Apple has spent over $500 billion on stock buybacks since 2012, a Markets Insider analysis shows.
Only eight S&P 500 companies are worth more than the iPhone maker’s total repurchases to date.
Warren Buffett has welcomed Apple’s buybacks as they’ve boosted his ownership at no cost to him.
Apple has spent upwards of $500 billion on stock buybacks over the last decade, a Markets Insider analysis shows.
The technology titan has spent more on repurchases since 2012 than the entire market capitalization of Visa ($489 billion), JPMorgan ($446 billion), or Exxon Mobil ($441 billion). Only eight companies in the S&P 500 are worth more than Apple’s outlay on buybacks to date.

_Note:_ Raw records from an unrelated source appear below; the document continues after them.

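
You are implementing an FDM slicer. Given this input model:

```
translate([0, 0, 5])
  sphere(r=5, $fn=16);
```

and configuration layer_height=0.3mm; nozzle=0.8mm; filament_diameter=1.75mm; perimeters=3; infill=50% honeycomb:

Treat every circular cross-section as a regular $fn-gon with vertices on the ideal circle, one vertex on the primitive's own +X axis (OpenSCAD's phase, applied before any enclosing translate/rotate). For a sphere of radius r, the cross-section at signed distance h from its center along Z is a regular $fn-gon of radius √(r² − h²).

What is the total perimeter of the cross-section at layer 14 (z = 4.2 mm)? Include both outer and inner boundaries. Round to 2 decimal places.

30.81 mm

At z = 4.2 mm: the sphere: section is a regular 16-gon, circumradius = √(r²−h²) = √(5²−0.8²) = 4.936 (perimeter = 2·16·4.936·sin(180°/16) = 30.81 mm). Overall, the cross-section is a single solid region. Total boundary length (outer) = 30.81 mm.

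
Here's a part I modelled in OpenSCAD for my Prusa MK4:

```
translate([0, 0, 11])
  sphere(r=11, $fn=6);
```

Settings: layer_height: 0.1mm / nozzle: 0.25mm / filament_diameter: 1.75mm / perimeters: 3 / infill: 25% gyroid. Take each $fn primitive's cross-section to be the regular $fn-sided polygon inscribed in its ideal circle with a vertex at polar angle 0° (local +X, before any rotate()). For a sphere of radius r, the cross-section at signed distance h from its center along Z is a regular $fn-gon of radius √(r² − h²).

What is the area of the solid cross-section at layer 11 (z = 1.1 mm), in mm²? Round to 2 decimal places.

At z = 1.1 mm: the r=11 sphere slices to a regular 6-gon of circumradius 4.795 (√(r²−h²) with h=9.9 from center) (area = (6/2)·4.795²·sin(360°/6) = 59.73 mm²). Overall, the cross-section is a single solid region. Net area = 59.73 mm².

59.73 mm²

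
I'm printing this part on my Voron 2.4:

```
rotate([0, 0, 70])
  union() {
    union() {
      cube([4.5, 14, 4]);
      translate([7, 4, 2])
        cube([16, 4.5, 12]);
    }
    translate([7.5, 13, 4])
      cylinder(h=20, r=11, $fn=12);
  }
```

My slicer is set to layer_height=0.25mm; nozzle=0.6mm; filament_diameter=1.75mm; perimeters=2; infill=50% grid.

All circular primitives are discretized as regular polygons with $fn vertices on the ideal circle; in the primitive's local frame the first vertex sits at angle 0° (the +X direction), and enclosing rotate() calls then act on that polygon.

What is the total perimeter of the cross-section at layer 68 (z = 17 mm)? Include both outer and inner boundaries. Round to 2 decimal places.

68.33 mm

At z = 17 mm: the cube does not reach this height (z outside [0, 4]); the cube at (7, 4) is absent (z outside [2, 14]); Combining (union): nothing is present at this height; the cylinder at (7.5, 13): section is a regular 12-gon, circumradius r=11 (perimeter = 2·12·11.000·sin(180°/12) = 68.33 mm); Combining (union): only the r=11 cylinder at (7.5, 13) is present, so the union is just that shape — boundary = 68.33 mm; (rotated 70° about Z; rotation is an isometry so areas/perimeters/island counts are preserved). Overall, the cross-section is a single solid region. Total boundary length (outer) = 68.33 mm.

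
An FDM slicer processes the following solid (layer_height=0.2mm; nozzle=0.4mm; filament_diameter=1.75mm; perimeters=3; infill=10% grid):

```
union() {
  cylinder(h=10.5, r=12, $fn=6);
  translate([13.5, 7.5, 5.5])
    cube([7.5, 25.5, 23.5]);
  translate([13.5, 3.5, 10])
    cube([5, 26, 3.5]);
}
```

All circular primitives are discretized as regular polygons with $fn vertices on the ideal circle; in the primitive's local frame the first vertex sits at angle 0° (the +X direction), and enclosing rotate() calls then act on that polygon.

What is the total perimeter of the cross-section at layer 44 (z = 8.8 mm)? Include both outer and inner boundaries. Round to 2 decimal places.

138.00 mm

At z = 8.8 mm: the r=12 cylinder gives a regular 6-gon of circumradius 12 (constant along its height) (perimeter = 2·6·12.000·sin(180°/6) = 72.00 mm); the cube at (13.5, 7.5) (footprint 7.5×25.5) is included at this height (perimeter 66.00 mm); the cube at (13.5, 3.5) does not reach this height (z outside [10, 13.5]); Merging all regions: the 2 present regions are separate (no shared area or edge), so areas and boundary lengths simply add and each stays a separate island — boundary = 138.00 mm. Overall, the cross-section has 2 separate islands. Total boundary length (outer) = 138.00 mm.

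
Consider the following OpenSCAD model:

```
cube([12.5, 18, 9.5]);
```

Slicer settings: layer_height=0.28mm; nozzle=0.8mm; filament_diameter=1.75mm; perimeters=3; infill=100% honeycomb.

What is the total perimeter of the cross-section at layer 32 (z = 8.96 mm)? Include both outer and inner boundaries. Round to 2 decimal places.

61.00 mm

At z = 8.96 mm: the cube (footprint 12.5×18) is included at this height (perimeter 61.00 mm). Overall, the cross-section is a single solid region. Total boundary length (outer) = 61.00 mm.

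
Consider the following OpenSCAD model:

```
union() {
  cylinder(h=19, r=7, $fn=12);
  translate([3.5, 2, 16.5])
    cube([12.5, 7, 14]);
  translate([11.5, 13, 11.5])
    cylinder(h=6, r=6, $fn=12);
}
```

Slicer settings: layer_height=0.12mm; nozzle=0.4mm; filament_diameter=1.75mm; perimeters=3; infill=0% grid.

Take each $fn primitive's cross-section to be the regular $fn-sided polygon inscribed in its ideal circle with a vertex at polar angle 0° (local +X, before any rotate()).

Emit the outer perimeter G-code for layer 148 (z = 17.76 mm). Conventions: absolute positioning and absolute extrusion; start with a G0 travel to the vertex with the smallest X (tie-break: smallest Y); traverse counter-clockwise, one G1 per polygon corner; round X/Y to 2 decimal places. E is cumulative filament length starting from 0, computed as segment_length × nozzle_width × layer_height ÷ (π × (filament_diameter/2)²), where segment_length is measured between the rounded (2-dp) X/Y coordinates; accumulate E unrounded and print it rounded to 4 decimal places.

At z = 17.76 mm: the r=7 cylinder gives a regular 12-gon of circumradius 7 (constant along its height); the cube at (3.5, 2) is present — its section is the full 12.5×7 rectangle; the cylinder at (11.5, 13) is not intersected at this z (z outside [11.5, 17.5]); Taking the union: the regions partially overlap (shared area 7.43 mm²), so overlapping operands fuse into one piece — 1 connected region. The outline is a single polygon with 15 vertices. Extrusion per mm of travel: 0.4 × 0.12 / (π × 0.875²) = 0.019956. Accumulating E over each segment gives final E = 1.4025.

G0 X-7.00 Y0.00 Z17.76
G1 X-6.06 Y-3.50 E0.0723
G1 X-3.50 Y-6.06 E0.1446
G1 X0.00 Y-7.00 E0.2169
G1 X3.50 Y-6.06 E0.2892
G1 X6.06 Y-3.50 E0.3615
G1 X7.00 Y0.00 E0.4338
G1 X6.46 Y2.00 E0.4751
G1 X16.00 Y2.00 E0.6655
G1 X16.00 Y9.00 E0.8052
G1 X3.50 Y9.00 E1.0546
G1 X3.50 Y6.06 E1.1133
G1 X0.00 Y7.00 E1.1856
G1 X-3.50 Y6.06 E1.2580
G1 X-6.06 Y3.50 E1.3302
G1 X-7.00 Y0.00 E1.4025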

Indeed, Apple has spent north of $50 billion a year buying its own stock since 2018. It splurged $90 billion on buybacks in its last financial year, and repurchased $56 billion worth of its shares in the nine months to July 1.
Moreover, the iPhone maker’s board recently approved another $90 billion of repurchases. That amount exceeds the total worth of Citigroup ($85 billion), and is nearly double the market value of Hershey’s ($46 billion).
Apple’s striking buyback habit was flagged in a tweet this week by Charlie Bilello, Creative Planning’s chief market strategist. Bilello also noted the iPhone maker’s repurchases have slashed its number of outstanding shares by more than a third, from roughly 25 billion to fewer than 16 billion.
Warren Buffett, a longtime champion of prudent buybacks, has been a cheerleader for Apple’s repurchases. His Berkshire Hathaway empire owns nearly 6% of Apple, and the position accounts for almost half of its roughly $350 billion stock portfolio. When Apple buys back shares, it boosts Berkshire’s ownership at no cost to the conglomerate.
“Much of what the company retained was used to repurchase Apple shares, an act we applaud,” Buffett wrote in his 2021 letter to shareholders. “Tim Cook, Apple’s brilliant CEO, quite properly regards users of Apple products as his first love, but all of his other constituencies benefit from Tim’s managerial touch as well.”